Preparation of graphene, bismuth chalcogenide and their heterostructures with application in photonics and optoelectronics

2017-01-08T23:00:44Z (GMT) by Jingchao Song
Graphene, a novel 2-D allotrope form of carbon, has triggered intensive research interests in 2-D materials. 2-D materials’ extraordinary properties promise varies applications, such as electronics, optics and optoelectronics. Particularly, graphene and bismuth chalcogenides (Bi2Se3, Bi2Te3 et. al.), which share similar Dirac bandgap structures and exotic surface states, are outstanding candidates in potential applications of broadband optoelectronic, plasmonic devices and future on-chip devices. Though researchers have dedicated their efforts in the 2-D materials, the attention being paid to the graphene and bismuth chalcogenides based materials remains low, especially in their large production and optoelectronic device applications.

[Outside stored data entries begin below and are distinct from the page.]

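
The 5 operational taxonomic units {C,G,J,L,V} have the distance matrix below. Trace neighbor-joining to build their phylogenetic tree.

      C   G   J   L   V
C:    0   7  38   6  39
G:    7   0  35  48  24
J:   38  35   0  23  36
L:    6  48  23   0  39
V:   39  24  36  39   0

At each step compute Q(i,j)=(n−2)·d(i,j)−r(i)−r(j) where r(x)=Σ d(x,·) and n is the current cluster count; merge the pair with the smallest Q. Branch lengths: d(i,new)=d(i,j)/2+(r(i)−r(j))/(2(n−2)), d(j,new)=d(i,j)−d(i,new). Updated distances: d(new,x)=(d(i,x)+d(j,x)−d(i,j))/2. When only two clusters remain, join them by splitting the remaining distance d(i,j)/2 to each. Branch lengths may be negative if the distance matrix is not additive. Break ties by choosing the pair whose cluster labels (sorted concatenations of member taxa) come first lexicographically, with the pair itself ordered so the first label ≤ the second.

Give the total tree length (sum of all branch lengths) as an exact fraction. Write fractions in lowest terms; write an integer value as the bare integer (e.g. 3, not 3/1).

517/8

iteration 1: select C,L (d=6, Q=-188); attach at lengths (-4/3, 22/3); label the merged cluster CL
  updated: d(CL,G)=49/2, d(CL,J)=55/2, d(CL,V)=36
iteration 2: select CL,J (d=55/2, Q=-263/2); attach at lengths (89/8, 131/8); label the merged cluster CJL
  updated: d(CJL,G)=16, d(CJL,V)=89/4
iteration 3: select CJL,G (d=16, Q=-249/4); attach at lengths (57/8, 71/8); label the merged cluster CGJL
  updated: d(CGJL,V)=121/8
iteration 4: select CGJL,V (d=121/8); attach at lengths (121/16, 121/16); label the merged cluster CGJLV
final tree: ((((C:-4/3,L:22/3):89/8,J:131/8):57/8,G:71/8):121/16,V:121/16)
total length: 517/8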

   This research dissertation starts with the preparation of high quality graphene, bismuth chalcogenide nanocrystals and their heterostructure. By taking advantages of the in situ Powder X-ray diffraction technique, better understanding in the growth mechanism of bismuth chalcogenides nanoplatelets and its graphene heterostructure has been obtained. Step by step growth mechanism is revealed and discussed. Thus large-scale prepared graphene and bismuth chalcogenides hybrid material has been integrated into a free standing thin film, which is further demonstrated as a broadband photodetector. On the other hand, it is found that the graphene and Bi2Te3 heterostructure films can effectively enhance plasmon resonance magnitude in its FTIR spectrum by increasing light-matter interactions. In order to better observe and understand the plasmonic resonance modes on these materials, the later sections of this dissertation investigated resonance modes on graphene surfaces from both far-field and near-field. The results show that the light-matter interaction can be further enhanced by modifying the geometry of the surface and the surface plasmon can be guided in a controlled manner. It is believed, this dissertation paves way for the photonic and optoelectronic researches of graphene, bismuth chalcogenides and their heterostructures.